Yes, I have migraines – an unpredictable, ever-changing, invisible illness that steals many, many precious moments of my life, moments I can never get back. But, I also have a wonderful family that challenges me and brings me more joy than I ever could have hoped for; a career I love; friends who support me; and a warm, comforting place to call home.

All in all, I’m very blessed – even with migraine disease. Keeping sight of that fact helps me stay positive and banish any anger or resentment I may occasionally feel.

What about you? What do you do to feel better and stay positive?

For more tips on how to handle the anger, resentment, grief, and loneliness of living with migraine, check out my new book: “Finding Happiness with Migraines:  A Do-It-Yourself Guide.”

June 2013, Migraine and Headache Awareness Month, is dedicated to Unmasking the Mystery of Chronic Headache Disorders.
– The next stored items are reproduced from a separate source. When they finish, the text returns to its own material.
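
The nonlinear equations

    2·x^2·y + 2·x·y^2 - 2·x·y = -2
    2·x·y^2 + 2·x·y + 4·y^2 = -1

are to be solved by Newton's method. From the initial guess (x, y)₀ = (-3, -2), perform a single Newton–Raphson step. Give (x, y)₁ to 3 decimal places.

At (-3, -2): F = (-70.000, 5.000).
Jacobian J = [[4·x·y + 2·y^2 - 2·y, 2·x^2 + 4·x·y - 2·x], [2·y^2 + 2·y, 4·x·y + 2·x + 8·y]].
At the point, J = [[36.000, 48.000], [4.000, 2.000]] (det J = -120.000).
Solving J·Δ = −F gives Δ = (-3.167, 3.833).
Then the next iterate is (x, y)₁ = (-6.167, 1.833).

(-6.167, 1.833)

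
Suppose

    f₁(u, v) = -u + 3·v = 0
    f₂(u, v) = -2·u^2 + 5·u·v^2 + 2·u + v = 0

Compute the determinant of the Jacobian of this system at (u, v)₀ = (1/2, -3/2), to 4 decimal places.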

The 2013 Migraine and Headache Awareness Month Blog Challenge is a project of FightingHeadacheDisorders.com.

4 thoughts on “Handling Anger and Resentment: Migraine Awareness Month #27 (#MHAM)

  1. Hi there,

    I hear ya!

    I also struggle with not being able to make plans and commitments because I so often have to cancel them… I have been taking on less lately and trying to be really thankful and proud of myself for whatever I am able to accomplish, but it’s hard to miss out on the kinds of things I never thought I’d have to miss out on.
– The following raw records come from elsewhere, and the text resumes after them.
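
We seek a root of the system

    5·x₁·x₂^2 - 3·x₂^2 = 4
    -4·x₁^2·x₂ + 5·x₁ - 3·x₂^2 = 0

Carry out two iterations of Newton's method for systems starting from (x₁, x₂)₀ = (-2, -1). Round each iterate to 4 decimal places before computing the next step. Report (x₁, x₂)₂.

(22.4604, -0.7693)

At (-2, -1): F = (-17.0000, 3.0000).
Jacobian J = [[5·x₂^2, 10·x₁·x₂ - 6·x₂], [-8·x₁·x₂ + 5, -4·x₁^2 - 6·x₂]].
At the point, J = [[5.0000, 26.0000], [-11.0000, -10.0000]] (det J = 236.0000).
Solving J·Δ = −F gives Δ = (-0.3898, 0.7288).
Then the next iterate is (x₁, x₂)₁ = (-2.3898, -0.2712).
Round to (-2.3898, -0.2712) and repeat: F = (-5.099491, -5.974199), J = [[0.367747, 8.108338], [-0.184910, -21.217376]].
Δ = (24.8502, -0.4981), so (x₁, x₂)₂ = (22.4604, -0.7693).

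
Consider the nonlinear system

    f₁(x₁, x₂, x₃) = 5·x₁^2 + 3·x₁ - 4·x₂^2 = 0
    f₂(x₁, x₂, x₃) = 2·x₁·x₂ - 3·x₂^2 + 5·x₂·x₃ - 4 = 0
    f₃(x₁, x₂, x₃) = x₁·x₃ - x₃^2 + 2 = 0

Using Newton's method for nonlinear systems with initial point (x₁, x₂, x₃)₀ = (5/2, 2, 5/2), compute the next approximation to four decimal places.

(1.0261, 0.8426, 1.8261)

At (5/2, 2, 5/2): F = (22.7500, 19.0000, 2.0000).
Jacobian J = [[10·x₁ + 3, -8·x₂, 0], [2·x₂, 2·x₁ - 6·x₂ + 5·x₃, 5·x₂], [x₃, 0, x₁ - 2·x₃]].
At the point, J = [[28.0000, -16.0000, 0.0000], [4.0000, 5.5000, 10.0000], [2.5000, 0.0000, -2.5000]] (det J = -945.0000).
Solving J·Δ = −F gives Δ = (-1.4739, -1.1574, -0.6739).
Then the next iterate is (x₁, x₂, x₃)₁ = (1.0261, 0.8426, 1.8261).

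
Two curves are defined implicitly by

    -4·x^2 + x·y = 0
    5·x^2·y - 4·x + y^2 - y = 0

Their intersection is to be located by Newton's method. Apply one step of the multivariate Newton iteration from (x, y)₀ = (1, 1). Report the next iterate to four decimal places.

At (1, 1): F = (-3.0000, 1.0000).
Jacobian J = [[-8·x + y, x], [10·x·y - 4, 5·x^2 + 2·y - 1]].
At the point, J = [[-7.0000, 1.0000], [6.0000, 6.0000]] (det J = -48.0000).
Solving J·Δ = −F gives Δ = (-0.3958, 0.2292).
Then the next iterate is (x, y)₁ = (0.6042, 1.2292).

(0.6042, 1.2292)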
    Is this something a person can get used to? I don’t know.

    Thank goodness for wonderful friends and family who trust me and understand when I can’t do stuff. And here’s hoping I can fulfill some of my summer plans like weddings and cottage visits.

    Thanks for writing about this stuff. It’s nice to know I’m not alone.

    • Hi Sarah & Brain,

      I know what your talking about and I used to think the same way. I had resigned to my migraine fate. I’ve had chronic migraines for 15 years…. had. Now I get migraines once every 3 months.

      Not perfect, but still life changing. And I did it but tracking my migraine triggers every day. That was the key – uncovering your key triggers. Then managing them becomes so much easier.

      I’ll give you an example.. Sarah you say your migraine ramps up during the day- which means your aggregating it through various stimuli- it could mean a sensitivity to different foods, light, sounds, smells etc that could be triggering your migraine. The fact that you wake up with migraines could also indicate stress from the previous day or week based on my own experience… so stress could be another compounding trigger.

      But you won’t really know for sure until you track it everyday. And if you have something to help with that, all the better.There are tools to help. If you want to find out more let me know. You just need a little bit of discipline to record your triggers for a mins each day.

      • So nice to hear you’ve found such relief! Every three months is still pretty frequent, but it’s much better than several times a month or more. I’m done a lot of work over the years trying to uncover my triggers. I kept a migraine diary for years, trying desperately to uncover my key triggers. Now, I know what they are, and I Work to avoid them when I can. Most of them can’t really be avoided, but I do my best. I’ve had issues with daily diaries and trackers, though, so I don’t keep one of those anymore. (I find I’m happier when I don’t track my condition on a regular basis.)

        Good luck to you! I hope you continue to see improvement.